MSF prépare une intervention d’ampleur face à l’épidémie d’Ebola dans la province d’Ituri (MSF)

BRUXELLES – Suite à la déclaration officielle d’une épidémie de maladie à virus Ebola par le ministère de la Santé de la République démocratique du Congo le 15 mai, Médecins Sans Frontières (MSF) se prépare à intensifier rapidement sa réponse médicale dans la province de l’Ituri, au nord-est du pays.

Au cours du week-end des 9 et 10 mai, MSF a reçu des alertes signalant une augmentation du nombre de décès dus à une fièvre hémorragique virale présumée dans la zone de santé de Mongwalu, située au nord-ouest de Bunia, capitale de la province de l’Ituri. En collaboration avec le ministère de la Santé, une équipe s’est rendue sur place pour évaluer la situation et a constaté que 55 personnes étaient décédées depuis début avril. MSF a également reçu des rapports indiquant que des cas avaient été identifiés dans les zones de santé de Bunia et de Rwampara.

Selon les autorités congolaises, un total de 246 cas suspects et plus de 80 décès ont été signalés dans ces trois zones de santé. Cette épidémie est causée par le virus Ebola de souche Bundibugyo. Cette souche se distingue de la souche Zaire, plus courante, par l’absence de vaccin et de traitement approuvés.

Le 15 mai, les autorités sanitaires de l’Ouganda voisin ont également confirmé un cas de maladie à virus Ebola de souche Bundibugyo chez un homme congolais de 59 ans, décédé le 14 mai. MSF a informé le ministère ougandais de la Santé de sa disponibilité pour soutenir la réponse des autorités de santé publique.

« Le nombre de cas et de décès observés en si peu de temps, combiné à la propagation dans plusieurs zones de santé de la province et désormais au-delà des frontières du pays, est extrêmement préoccupant”, déclare Trish Newport, responsable des programmes d’urgence chez MSF. “En Ituri, de nombreuses personnes ont déjà des difficultés à accéder aux soins de santé et vivent dans un contexte d’insécurité persistante, ce qui rend une action rapide essentielle pour éviter une aggravation de l’épidémie.”

MSF dispose actuellement d’équipes dans les zones touchées de l’Ituri pour évaluer les besoins médicaux et travaille en étroite coordination avec les autorités sanitaires congolaises. Dans la clinique Salama de MSF à Bunia, trois cas suspects ont été identifiés et sont désormais isolés.
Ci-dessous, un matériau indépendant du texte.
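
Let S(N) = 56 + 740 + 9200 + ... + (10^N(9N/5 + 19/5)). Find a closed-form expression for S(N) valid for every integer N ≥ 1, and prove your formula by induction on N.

S(N) = 2·10^N(N + 2) - 4

We claim S(N) = 2·10^N(N + 2) - 4 for all N ≥ 1.
Base case (N = 1): S(1) = 56, and the closed form gives 56. They agree.
Suppose the result is true for N = j, so S(j) = 2·10^j(j + 2) - 4.
Then S(j+1) = S(j) + (10^j(18j + 56)) = (2·10^j(j + 2) - 4) + (10^j(18j + 56)).
Simplifying, S(j+1) = 20·10^j·j + 60·10^j - 4 = 2·10^(j+1)((j+1) + 2) - 4,
which is the closed form with N = j+1.
By the principle of mathematical induction, the result holds for all N ≥ 1.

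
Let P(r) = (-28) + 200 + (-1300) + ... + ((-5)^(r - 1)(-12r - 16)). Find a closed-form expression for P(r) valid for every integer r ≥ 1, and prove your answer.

We claim P(r) = (-5)^r(2r + 3) - 3 for all r ≥ 1.
When r = 1: P(1) = -28, and the closed form gives -28. They agree.
For the inductive step, assume it holds for an arbitrary k ≥ 1, so P(k) = (-5)^k(2k + 3) - 3.
Then P(k+1) = P(k) + ((-5)^k(-12k - 28)) = ((-5)^k(2k + 3) - 3) + ((-5)^k(-12k - 28)).
Simplifying, P(k+1) = -10(-5)^k·k - 25(-5)^k - 3 = (-5)^(k+1)(2(k+1) + 3) - 3,
which is the closed form with r = k+1.
By induction, the statement is established for all r ≥ 1.

P(r) = (-5)^r(2r + 3) - 3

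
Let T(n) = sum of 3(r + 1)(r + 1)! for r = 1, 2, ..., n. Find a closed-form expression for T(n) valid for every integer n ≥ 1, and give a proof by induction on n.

T(n) = 3(n + 2)! - 6

We claim T(n) = 3(n + 2)! - 6 for all n ≥ 1.
When n = 1: T(1) = 12, and the closed form gives 12. They agree.
Inductive step: assume the claim holds for n = r, so T(r) = 3(r + 2)! - 6.
Then T(r+1) = T(r) + (3(r + 2)(r + 2)!) = (3(r + 2)! - 6) + (3(r + 2)(r + 2)!).
Simplifying, T(r+1) = 3((r+1) + 2)! - 6,
which is the closed form with n = r+1.
By induction, the statement is established for all n ≥ 1.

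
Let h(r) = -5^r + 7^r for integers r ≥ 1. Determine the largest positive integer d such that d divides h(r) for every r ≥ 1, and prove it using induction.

d = 2

Computing the first values: h(1) = 2 and h(2) = 24; gcd(2, 24) = 2, so d ≤ 2.
We prove 2 | -5^r + 7^r for all r ≥ 1 by induction on r.
When r = 1: h(1) = 2 = 2·(1), so 2 | h(1).
Inductive step: suppose the statement holds for some j ≥ 1, i.e. 2 | h(j). Then
7^{j+1} − 5^{j+1} = 7·7^j − 5·5^j = 7·(7^j − 5^j) + (2)·5^j. The first term is divisible by 2 by the inductive hypothesis, and the second term (2)·5^j is divisible by 2 since 2 | 2. Hence 2 | h(j+1).
This completes the induction.
Therefore the largest such d is 2.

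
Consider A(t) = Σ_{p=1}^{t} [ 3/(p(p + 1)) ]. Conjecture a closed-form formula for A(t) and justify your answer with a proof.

We claim A(t) = 3t/(t + 1) for all t ≥ 1.
When t = 1: A(1) = 3/2, and the closed form gives 3/2. They agree.
For the inductive step, assume it holds for an arbitrary p ≥ 1, so A(p) = 3p/(p + 1).
Then A(p+1) = A(p) + (3/((p + 1)(p + 2))) = (3p/(p + 1)) + (3/((p + 1)(p + 2))).
Simplifying, A(p+1) = 3(p + 1)/(p + 2) = 3(p+1)/((p+1) + 1),
which is the closed form with t = p+1.
This completes the induction.

A(t) = 3t/(t + 1)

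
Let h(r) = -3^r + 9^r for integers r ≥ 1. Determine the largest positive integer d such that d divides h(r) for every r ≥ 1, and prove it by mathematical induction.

d = 6

Computing the first values: h(1) = 6 and h(2) = 72; gcd(6, 72) = 6, so d ≤ 6.
We prove 6 | -3^r + 9^r for all r ≥ 1 by induction on r.
When r = 1: h(1) = 6 = 6·(1), so 6 | h(1).
Suppose the result is true for r = p, i.e. 6 | h(p). Then
9^{p+1} − 3^{p+1} = 9·9^p − 3·3^p = 9·(9^p − 3^p) + (6)·3^p. The first term is divisible by 6 by the inductive hypothesis, and the second term (6)·3^p is divisible by 6 since 6 | 6. Hence 6 | h(p+1).
By induction, the statement is established for all r ≥ 1.
Therefore the largest such d is 6.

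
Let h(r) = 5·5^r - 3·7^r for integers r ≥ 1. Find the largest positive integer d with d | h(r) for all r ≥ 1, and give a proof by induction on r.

Computing the first values: h(1) = 4 and h(2) = -22; gcd(4, -22) = 2, so d ≤ 2.
We prove 2 | 5·5^r - 3·7^r for all r ≥ 1 by induction on r.
Base case (r = 1): h(1) = 4 = 2·(2), so 2 | h(1).
Inductive step: suppose the statement holds for some m ≥ 1, i.e. 2 | h(m). Then
h(m+1) − 7·h(m) = (5·5^(m+1) - 3·7^(m+1)) − 7·(5·5^m - 3·7^m) = (5)·5^m·(5 − 7) = (-10)·5^m. Since 2 | h(m) by the inductive hypothesis, 2 | 7·h(m); and 2 | -10 since -10 = 2·-5. Therefore 2 | h(m+1).
This completes the induction.
Therefore the largest such d is 2.

d = 2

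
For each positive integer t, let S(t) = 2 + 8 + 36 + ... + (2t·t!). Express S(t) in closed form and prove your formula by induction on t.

We claim S(t) = 2(t + 1)! - 2 for all t ≥ 1.
Base step (t = 1): S(1) = 2, and the closed form gives 2. They agree.
Inductive step: assume the claim holds for t = j, so S(j) = 2(j + 1)! - 2.
Then S(j+1) = S(j) + (2(j + 1)(j + 1)!) = (2(j + 1)! - 2) + (2(j + 1)(j + 1)!).
Simplifying, S(j+1) = 2((j+1) + 1)! - 2,
which is the closed form with t = j+1.
This completes the induction.

S(t) = 2(t + 1)! - 2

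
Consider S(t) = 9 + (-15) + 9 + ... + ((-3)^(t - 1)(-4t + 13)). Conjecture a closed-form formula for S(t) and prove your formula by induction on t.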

MSF mobilise également des équipes supplémentaires composées de personnel médical, logistique et de soutien expérimenté dans la gestion des fièvres hémorragiques virales, ainsi que des fournitures essentielles, afin de lancer une réponse à grande échelle dans les plus brefs délais. MSF veillera également à mettre en place des mesures de prévention strictes dans ses projets existants afin de protéger son personnel, ses patients et leur accès aux soins.

Le taux de létalité estimé pour la souche Bundibugyo se situe entre 25 et 40 %. Il s’agit de la troisième épidémie impliquant cette souche, après celles survenues en Ouganda en 2007-2008 et en RDC en 2012. Ebola est une fièvre hémorragique virale infectieuse, transmise à l’homme par contact direct avec le sang, les sécrétions, les organes ou d’autres liquides biologiques d’animaux infectés. La transmission interhumaine se fait par contact étroit avec les liquides biologiques des personnes infectées.

MSF est intervenue lors de plusieurs épidémies d’Ebola en RDC au cours des dernières années. Cette épidémie est la dix-septième dans le pays depuis la découverte du premier cas en 1976.